Development in vitro of human CD4+ thymocytes into functionally mature Th2 cells. Exogenous interleukin‐12 is required for priming thymocytes to produce both Th1 cytokines and interleukin‐10

Abstract

Fresh postnatal thymocyte cell suspensions were directly cloned under limiting dilution conditions with either phytohemagglutinin or toxic shock syndrome toxin‐1 (TSST‐1), a bacterial superantigen. Cultures contained allogenic irradiated feeder cells and interleukin (IL)‐2, in the absence or presence of exogenous IL‐4, interferon (IFN)‐γ or IL‐12. The resulting CD4⁺ T cell clones generated under these different experimental conditions were then analyzed for their ability to produce IL‐2, IL‐4, IL‐5, IL‐10, IFN‐γ and tumor necrosis factor (TNF)‐β in response to stimulation with phorbol 12‐myristate 13‐acetate (PMA)+anti‐CD3 monoclonal antibody or PMA + ionomycin.

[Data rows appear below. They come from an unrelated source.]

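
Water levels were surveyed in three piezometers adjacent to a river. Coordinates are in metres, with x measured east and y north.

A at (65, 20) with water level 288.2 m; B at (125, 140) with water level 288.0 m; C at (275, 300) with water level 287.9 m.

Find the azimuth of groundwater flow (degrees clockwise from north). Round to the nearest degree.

320°

Differences from A: to B (Δx, Δy, Δh) = (60, 120, -0.2); to C = (210, 280, -0.3).
Solve a·Δx + b·Δy = Δh: det = 60·280 − 210·120 = -8400.
∂h/∂x = [(-0.2)·280 − (-0.3)·120] / -8400 = +0.002381
∂h/∂y = [60·(-0.3) − 210·(-0.2)] / -8400 = -0.002857
Flow direction (−∇h) has components (-0.002381 E, +0.002857 N).
Azimuth = atan2(E, N) = atan2(-0.002381, +0.002857) = 320.2° ≈ 320°.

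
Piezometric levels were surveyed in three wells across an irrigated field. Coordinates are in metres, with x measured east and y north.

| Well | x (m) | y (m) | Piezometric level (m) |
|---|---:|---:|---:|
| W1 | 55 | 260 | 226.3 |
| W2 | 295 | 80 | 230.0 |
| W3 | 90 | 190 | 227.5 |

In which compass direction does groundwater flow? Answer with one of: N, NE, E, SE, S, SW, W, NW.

N

Differences from W1: to W2 (Δx, Δy, Δh) = (240, -180, +3.7); to W3 = (35, -70, +1.2).
Determinant of the coordinate differences = 240·(-70) − 35·(-180) = -10500.
∂h/∂x = [(+3.7)·(-70) − (+1.2)·(-180)] / -10500 = +0.004095
∂h/∂y = [240·(+1.2) − 35·(+3.7)] / -10500 = -0.01510
Flow = −∇h = (-0.004095 east, +0.01510 north), which points north.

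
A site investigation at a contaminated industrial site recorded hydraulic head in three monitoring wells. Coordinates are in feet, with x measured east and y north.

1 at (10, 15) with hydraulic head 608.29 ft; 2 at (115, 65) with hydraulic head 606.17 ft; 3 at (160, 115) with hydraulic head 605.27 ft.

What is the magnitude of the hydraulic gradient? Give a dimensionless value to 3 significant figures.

Differences from 1: to 2 (Δx, Δy, Δh) = (105, 50, -2.12); to 3 = (150, 100, -3.02).
Determinant of the coordinate differences = 105·100 − 150·50 = 3000.
∂h/∂x = [(-2.12)·100 − (-3.02)·50] / 3000 = -0.02033
∂h/∂y = [105·(-3.02) − 150·(-2.12)] / 3000 = +0.0003000
|∇h| = √(-0.02033² + 0.0003000²) = 0.02033

0.0203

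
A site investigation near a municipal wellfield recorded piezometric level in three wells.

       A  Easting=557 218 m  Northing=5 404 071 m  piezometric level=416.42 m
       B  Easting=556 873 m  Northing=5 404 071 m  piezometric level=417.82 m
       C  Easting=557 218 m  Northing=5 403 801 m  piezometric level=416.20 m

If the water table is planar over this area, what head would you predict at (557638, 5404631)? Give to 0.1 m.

∂h/∂x = (417.82 − 416.42) / (556873 − 557218) = -0.004058
∂h/∂y = (416.20 − 416.42) / (5403801 − 5404071) = +0.0008148
h(557638, 5404631) = 416.42 + (-0.004058)·(420) + (+0.0008148)·(560) = 416.42 -1.704 +0.456 = 415.172 m.

415.2 m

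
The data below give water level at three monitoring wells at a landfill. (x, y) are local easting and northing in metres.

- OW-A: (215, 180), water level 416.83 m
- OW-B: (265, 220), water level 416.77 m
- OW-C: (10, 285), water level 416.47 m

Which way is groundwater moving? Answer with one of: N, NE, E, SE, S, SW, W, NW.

N

Taking OW-A as reference: OW-B−OW-A = (50, 40, -0.06); OW-C−OW-A = (-205, 105, -0.36).
Determinant of the coordinate differences = 50·105 − (-205)·40 = 13450.
∂h/∂x = [(-0.06)·105 − (-0.36)·40] / 13450 = +0.0006022
∂h/∂y = [50·(-0.36) − (-205)·(-0.06)] / 13450 = -0.002253
Flow = −∇h = (-0.0006022 east, +0.002253 north), which points north.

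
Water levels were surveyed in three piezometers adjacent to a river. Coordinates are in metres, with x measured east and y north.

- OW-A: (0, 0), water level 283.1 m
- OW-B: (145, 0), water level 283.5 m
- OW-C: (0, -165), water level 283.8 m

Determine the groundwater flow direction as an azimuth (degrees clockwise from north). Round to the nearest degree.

327°

∂h/∂x = (283.5 − 283.1) / (145 − 0) = +0.002759
∂h/∂y = (283.8 − 283.1) / (-165 − 0) = -0.004242
Flow direction (−∇h) has components (-0.002759 E, +0.004242 N).
Azimuth = atan2(E, N) = atan2(-0.002759, +0.004242) = 327.0° ≈ 327°.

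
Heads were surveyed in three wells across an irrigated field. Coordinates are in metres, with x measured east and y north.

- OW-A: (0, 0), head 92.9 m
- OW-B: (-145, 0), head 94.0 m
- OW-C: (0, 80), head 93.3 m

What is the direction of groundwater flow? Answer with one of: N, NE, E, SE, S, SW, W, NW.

SE

∂h/∂x = (94.0 − 92.9) / (-145 − 0) = -0.007586
∂h/∂y = (93.3 − 92.9) / (80 − 0) = +0.005000
Flow = −∇h = (+0.007586 east, -0.005000 north), which points southeast.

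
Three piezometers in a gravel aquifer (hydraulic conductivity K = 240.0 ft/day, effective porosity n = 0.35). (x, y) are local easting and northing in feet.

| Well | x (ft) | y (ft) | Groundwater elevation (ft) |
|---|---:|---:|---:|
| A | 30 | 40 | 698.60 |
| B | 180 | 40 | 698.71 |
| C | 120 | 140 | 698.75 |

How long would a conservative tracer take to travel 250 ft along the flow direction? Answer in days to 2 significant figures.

330 days

Differences from A: to B (Δx, Δy, Δh) = (150, 0, +0.11); to C = (90, 100, +0.15).
Solve a·Δx + b·Δy = Δh: det = 150·100 − 90·0 = 15000.
∂h/∂x = [(+0.11)·100 − (+0.15)·0] / 15000 = +0.0007333
∂h/∂y = [150·(+0.15) − 90·(+0.11)] / 15000 = +0.0008400
|∇h| = √(0.0007333² + 0.0008400²) = 0.001115
Seepage velocity v = K·i/n = 240.0 × 0.001115 / 0.35 = 0.7646 ft/day.
t = 250 / 0.7646 = 327 days.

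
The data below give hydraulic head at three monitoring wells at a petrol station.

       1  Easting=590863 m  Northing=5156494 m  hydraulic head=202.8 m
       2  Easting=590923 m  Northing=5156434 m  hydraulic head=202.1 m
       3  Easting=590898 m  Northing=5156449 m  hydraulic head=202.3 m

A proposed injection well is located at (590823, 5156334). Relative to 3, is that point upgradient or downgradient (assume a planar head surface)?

Differences from 1: to 2 (Δx, Δy, Δh) = (60, -60, -0.7); to 3 = (35, -45, -0.5).
Solve a·Δx + b·Δy = Δh: det = 60·(-45) − 35·(-60) = -600.
∂h/∂x = [(-0.7)·(-45) − (-0.5)·(-60)] / -600 = -0.002500
∂h/∂y = [60·(-0.5) − 35·(-0.7)] / -600 = +0.009167
Head at (590823, 5156334) = 202.8 + (-0.002500)·(-40) + (+0.009167)·(-160) = 201.43 m.
That is lower than the 202.3 m at 3, so the point is downgradient.

downgradient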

Different from T cell clones generated from peripheral blood, virtually all CD4⁺ T cell clones generated from human thymocytes produced high concentrations of IL‐2, IL‐4 and IL‐5, but no IFN‐γ, TNF‐β or IL‐10. Moreover, after activation, these clones expressed on their surface membrane both CD30 and CD40 ligand, but not the product of lymphocyte activation gene (LAG)‐3, and provided strong helper activity for IgE synthesis by allogeneic B cells. The Th2 cytokine pattern could not be modified by the addition of IFN‐γ. However, upon addition of exogenous IL‐12, the resulting CD4⁺ thymocyte clones produced TNF‐β, IFN‐γ, and IL‐10 in addition to IL‐4 and IL‐5. These results suggest that CD4⁺ human thymocytes have the potential to develop into cells producing the Th2 cytokines IL‐4 and IL‐5, whereas the ability to produce both Th1 cytokines and IL‐10 is acquired only after priming with IL‐12.